A influência humana sobre o meio ambiente segue em ritmo alarmante — e no bioma Pampa, esse impacto ganha contornos dramáticos com o caso do tuco-tuco-do-lami (Ctenomys lami), um pequeno roedor subterrâneo que vive apenas na região metropolitana de Porto Alegre.
Classificada como vulnerável à extinção pela União Internacional para a Conservação da Natureza (IUCN) e pelo Instituto Chico Mendes de Conservação da Biodiversidade (ICMBio), a espécie enfrenta um risco crescente de desaparecimento devido à redução e fragmentação de seu habitat natural.
Pesquisas apontam redução preocupante
Movida pela curiosidade em compreender melhor a relação entre o animal e as transformações do ambiente, a bióloga Thamara Santos de Almeida revisitou 28 áreas históricas de ocorrência do tuco-tuco-do-lami.
O resultado acendeu um alerta: apenas oito subpopulações ainda resistem, enquanto 15 desapareceram nas últimas décadas. Nas demais localidades, não foi possível confirmar a presença atual da espécie.
“Quanto mais espaçados estão esses campos nativos, maior a probabilidade de ele [o tuco-tuco-do-lami] não conseguir existir”, explica Thamara.

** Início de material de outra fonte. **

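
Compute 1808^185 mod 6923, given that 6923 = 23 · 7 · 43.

3448

Mod 23: 1808 ≡ 14; by Fermat, exponent reduces to 185 mod 22 = 9; 14^9 ≡ 21 (mod 23).
Mod 7: 1808 ≡ 2; by Fermat, exponent reduces to 185 mod 6 = 5; 2^5 ≡ 4 (mod 7).
Mod 43: 1808 ≡ 2; by Fermat, exponent reduces to 185 mod 42 = 17; 2^17 ≡ 8 (mod 43).
Combine by CRT: x ≡ 21 (mod 23), x ≡ 4 (mod 7), x ≡ 8 (mod 43) ⇒ x ≡ 3448 (mod 6923).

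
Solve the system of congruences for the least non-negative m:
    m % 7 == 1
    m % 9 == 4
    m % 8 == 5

The moduli are pairwise coprime; N = 7·9·8 = 504.
N/7 = 72; 72 ≡ 2 (mod 7); 2·4 ≡ 1, so inverse 4.
N/9 = 56; 56 ≡ 2 (mod 9); 2·5 ≡ 1, so inverse 5.
N/8 = 63; 63 ≡ 7 (mod 8); 7·7 ≡ 1, so inverse 7.
m ≡ 1·72·4 + 4·56·5 + 5·63·7 = 3613.
3613 mod 504 = 85.

85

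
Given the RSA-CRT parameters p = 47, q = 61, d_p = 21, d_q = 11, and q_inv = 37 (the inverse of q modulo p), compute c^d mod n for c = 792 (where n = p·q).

m₁ = c^(d_p) mod p: c ≡ 40 (mod 47), and 40^21 mod 47 = 23.
m₂ = c^(d_q) mod q: c ≡ 60 (mod 61), and 60^11 mod 61 = 60.
h = q_inv·(m₁ − m₂) mod p = 37·(23 − 60) mod 47 = 41.
m = m₂ + h·q = 60 + 41·61 = 2561.

2561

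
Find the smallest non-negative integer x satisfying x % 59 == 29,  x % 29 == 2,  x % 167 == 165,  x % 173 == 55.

18531988

The moduli are pairwise coprime; N = 59·29·167·173 = 49432501.
N/59 = 837839; 837839 ≡ 39 (mod 59); 39·56 ≡ 1, so inverse 56.
N/29 = 1704569; 1704569 ≡ 7 (mod 29); 7·25 ≡ 1, so inverse 25.
N/167 = 296003; 296003 ≡ 79 (mod 167); 79·74 ≡ 1, so inverse 74.
N/173 = 285737; 285737 ≡ 114 (mod 173); 114·129 ≡ 1, so inverse 129.
x ≡ 29·837839·56 + 2·1704569·25 + 165·296003·74 + 55·285737·129 = 7087379631.
7087379631 mod 49432501 = 18531988.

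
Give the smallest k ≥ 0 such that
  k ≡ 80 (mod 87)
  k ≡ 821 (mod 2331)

40448

Combine the congruences pairwise.
gcd(87, 2331) = 3 and 3 | (821 − 80), so the pair is consistent; merging gives k ≡ 40448 (mod 67599), where 67599 = lcm(87, 2331).
The solution is unique modulo lcm(87, 2331) = 67599.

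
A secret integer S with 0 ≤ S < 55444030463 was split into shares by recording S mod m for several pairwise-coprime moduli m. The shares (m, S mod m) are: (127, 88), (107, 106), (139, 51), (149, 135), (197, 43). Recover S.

27178248881

The moduli are pairwise coprime; N = 127·107·139·149·197 = 55444030463.
N/127 = 436567169; 436567169 ≡ 97 (mod 127); 97·55 ≡ 1, so inverse 55.
N/107 = 518168509; 518168509 ≡ 37 (mod 107); 37·81 ≡ 1, so inverse 81.
N/139 = 398877917; 398877917 ≡ 42 (mod 139); 42·96 ≡ 1, so inverse 96.
N/149 = 372107587; 372107587 ≡ 53 (mod 149); 53·45 ≡ 1, so inverse 45.
N/197 = 281441779; 281441779 ≡ 93 (mod 197); 93·161 ≡ 1, so inverse 161.
S ≡ 88·436567169·55 + 106·518168509·81 + 51·398877917·96 + 135·372107587·45 + 43·281441779·161 = 12723861224908.
12723861224908 mod 55444030463 = 27178248881.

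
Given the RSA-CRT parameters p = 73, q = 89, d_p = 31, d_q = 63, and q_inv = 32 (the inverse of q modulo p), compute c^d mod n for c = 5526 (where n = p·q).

m₁ = c^(d_p) mod p: c ≡ 51 (mod 73), and 51^31 mod 73 = 63.
m₂ = c^(d_q) mod q: c ≡ 8 (mod 89), and 8^63 mod 89 = 4.
h = q_inv·(m₁ − m₂) mod p = 32·(63 − 4) mod 73 = 63.
m = m₂ + h·q = 4 + 63·89 = 5611.

5611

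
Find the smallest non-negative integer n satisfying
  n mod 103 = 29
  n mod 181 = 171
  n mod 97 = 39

1482199

Combine the congruences pairwise.
From n ≡ 29 (mod 103) write n = 29 + 103t. Substituting into n ≡ 171 (mod 181) gives 103t ≡ 142 (mod 181), and since 103⁻¹ ≡ 58 (mod 181), t ≡ 91. Hence n ≡ 29 + 103·91 = 9402 (mod 18643).
From n ≡ 9402 (mod 18643) write n = 9402 + 18643t. Substituting into n ≡ 39 (mod 97) gives 18643t ≡ 46 (mod 97), and since 19⁻¹ ≡ 46 (mod 97), t ≡ 79. Hence n ≡ 9402 + 18643·79 = 1482199 (mod 1808371).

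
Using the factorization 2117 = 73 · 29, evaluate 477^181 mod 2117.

Mod 73: 477 ≡ 39; by Fermat, exponent reduces to 181 mod 72 = 37; 39^37 ≡ 34 (mod 73).
Mod 29: 477 ≡ 13; by Fermat, exponent reduces to 181 mod 28 = 13; 13^13 ≡ 9 (mod 29).
Combine by CRT: x ≡ 34 (mod 73), x ≡ 9 (mod 29) ⇒ x ≡ 618 (mod 2117).

618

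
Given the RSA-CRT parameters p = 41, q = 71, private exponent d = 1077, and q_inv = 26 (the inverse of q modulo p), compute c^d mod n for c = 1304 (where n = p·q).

822

d_p = d mod (p−1) = 1077 mod 40 = 37; d_q = d mod (q−1) = 27.
m₁ = c^(d_p) mod p: c ≡ 33 (mod 41), and 33^37 mod 41 = 2.
m₂ = c^(d_q) mod q: c ≡ 26 (mod 71), and 26^27 mod 71 = 41.
h = q_inv·(m₁ − m₂) mod p = 26·(2 − 41) mod 41 = 11.
m = m₂ + h·q = 41 + 11·71 = 822.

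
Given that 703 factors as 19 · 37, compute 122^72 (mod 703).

1

Mod 19: 122 ≡ 8; since 18 | 72, by Fermat 8^72 ≡ 1 (mod 19).
Mod 37: 122 ≡ 11; since 36 | 72, by Fermat 11^72 ≡ 1 (mod 37).
Combine by CRT: x ≡ 1 (mod 19), x ≡ 1 (mod 37) ⇒ x ≡ 1 (mod 703).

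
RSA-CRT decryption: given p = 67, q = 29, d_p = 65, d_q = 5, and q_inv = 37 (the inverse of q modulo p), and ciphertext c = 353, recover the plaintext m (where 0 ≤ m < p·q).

979

m₁ = c^(d_p) mod p: c ≡ 18 (mod 67), and 18^65 mod 67 = 41.
m₂ = c^(d_q) mod q: c ≡ 5 (mod 29), and 5^5 mod 29 = 22.
h = q_inv·(m₁ − m₂) mod p = 37·(41 − 22) mod 67 = 33.
m = m₂ + h·q = 22 + 33·29 = 979.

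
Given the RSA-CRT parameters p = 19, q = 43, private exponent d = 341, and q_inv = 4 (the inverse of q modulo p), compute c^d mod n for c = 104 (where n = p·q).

492

d_p = d mod (p−1) = 341 mod 18 = 17; d_q = d mod (q−1) = 5.
m₁ = c^(d_p) mod p: c ≡ 9 (mod 19), and 9^17 mod 19 = 17.
m₂ = c^(d_q) mod q: c ≡ 18 (mod 43), and 18^5 mod 43 = 19.
h = q_inv·(m₁ − m₂) mod p = 4·(17 − 19) mod 19 = 11.
m = m₂ + h·q = 19 + 11·43 = 492.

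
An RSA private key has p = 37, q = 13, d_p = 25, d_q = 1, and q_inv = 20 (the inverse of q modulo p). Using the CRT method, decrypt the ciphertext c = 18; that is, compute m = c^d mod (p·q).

m₁ = c^(d_p) mod p: c ≡ 18 (mod 37), and 18^25 mod 37 = 24.
m₂ = c^(d_q) mod q: c ≡ 5 (mod 13), and 5^1 mod 13 = 5.
h = q_inv·(m₁ − m₂) mod p = 20·(24 − 5) mod 37 = 10.
m = m₂ + h·q = 5 + 10·13 = 135.

135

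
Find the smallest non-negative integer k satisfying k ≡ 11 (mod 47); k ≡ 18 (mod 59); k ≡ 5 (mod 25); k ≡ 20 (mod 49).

1712080

The moduli are pairwise coprime; N = 47·59·25·49 = 3396925.
N/47 = 72275; 72275 ≡ 36 (mod 47); 36·17 ≡ 1, so inverse 17.
N/59 = 57575; 57575 ≡ 50 (mod 59); 50·13 ≡ 1, so inverse 13.
N/25 = 135877; 135877 ≡ 2 (mod 25); 2·13 ≡ 1, so inverse 13.
N/49 = 69325; 69325 ≡ 39 (mod 49); 39·44 ≡ 1, so inverse 44.
k ≡ 11·72275·17 + 18·57575·13 + 5·135877·13 + 20·69325·44 = 96825980.
96825980 mod 3396925 = 1712080.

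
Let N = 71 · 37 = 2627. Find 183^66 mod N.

Mod 71: 183 ≡ 41; 41^66 ≡ 20 (mod 71).
Mod 37: 183 ≡ 35; by Fermat, exponent reduces to 66 mod 36 = 30; 35^30 ≡ 11 (mod 37).
Combine by CRT: x ≡ 20 (mod 71), x ≡ 11 (mod 37) ⇒ x ≡ 233 (mod 2627).

233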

“Mais do que a quantidade de campos, o que garante a sobrevivência do animal é a conectividade entre os fragmentos. É fundamental restaurar e manejar corredores de vegetação que unam as populações remanescentes.”
Descrito pela ciência apenas em 2001, o tuco-tuco-do-lami cava galerias e túneis subterrâneos, movimentando a terra e ajudando na dispersão de sementes. O hábito o torna essencial para a dinâmica dos campos nativos do Pampa.
Apesar da semelhança com os ratos urbanos, ele é um animal do campo, inofensivo aos humanos. Vive em áreas arenosas de Porto Alegre, Viamão e Santo Antônio da Patrulha, e sua baixa capacidade de dispersão o torna extremamente sensível a mudanças no uso do solo.
“Como já vive em áreas pequenas, qualquer impacto aumenta o risco de extinção”, reforça a pesquisadora.
O avanço da agricultura (principalmente soja e silvicultura), a expansão urbana, a construção de rodovias e grandes obras de infraestrutura estão entre as maiores pressões sobre a espécie. A flexibilização de leis ambientais agrava o quadro.
“Sem estudos prévios para identificar as áreas de ocorrência, corremos o risco de eliminar populações inteiras com empreendimentos que poderiam ser planejados em outros locais”, alerta Thamara.
O cenário é crítico: a área de ocorrência do tuco-tuco reduziu 17%, e menos da metade do habitat potencial segue disponível. Entre 1985 e 2019, o bioma Pampa perdeu 21% da vegetação nativa, restando apenas 45% de cobertura natural. Segundo o MapBiomas (2022), o Pampa gaúcho perdeu quase 3 milhões de hectares de campos nativos em quatro décadas — o equivalente a cerca de 30% de sua área original.
O estudo propõe ações como a criação e ampliação de Unidades de Conservação, a restauração de áreas campestres e o fortalecimento da conectividade entre fragmentos de vegetação.
“O Pampa ainda é um bioma invisível nas políticas públicas, mas sua biodiversidade não pode mais ser ignorada”, defende Thamara.
Embora o foco seja o tuco-tuco-do-lami, a pesquisa reforça o valor ecológico do Pampa gaúcho, reconhecido pela alta diversidade de espécies por metro quadrado. Proteger o pequeno roedor, portanto, significa também proteger todo um bioma — vital para o equilíbrio ambiental do Sul do Brasil.
Reconhecimento internacional
O trabalho, considerado pioneiro sobre a espécie, foi publicado na revista internacional Mammalia, da editora De Gruyter Brill, especializada em estudos sobre mamíferos.
Para Thamara, a publicação é um passo importante na divulgação científica e na conscientização ambiental.
“O papel dos veículos de comunicação é essencial nesse processo. Eles ajudam a ensinar, a informar e a inspirar o cuidado com o meio ambiente”, conclui a pesquisadora.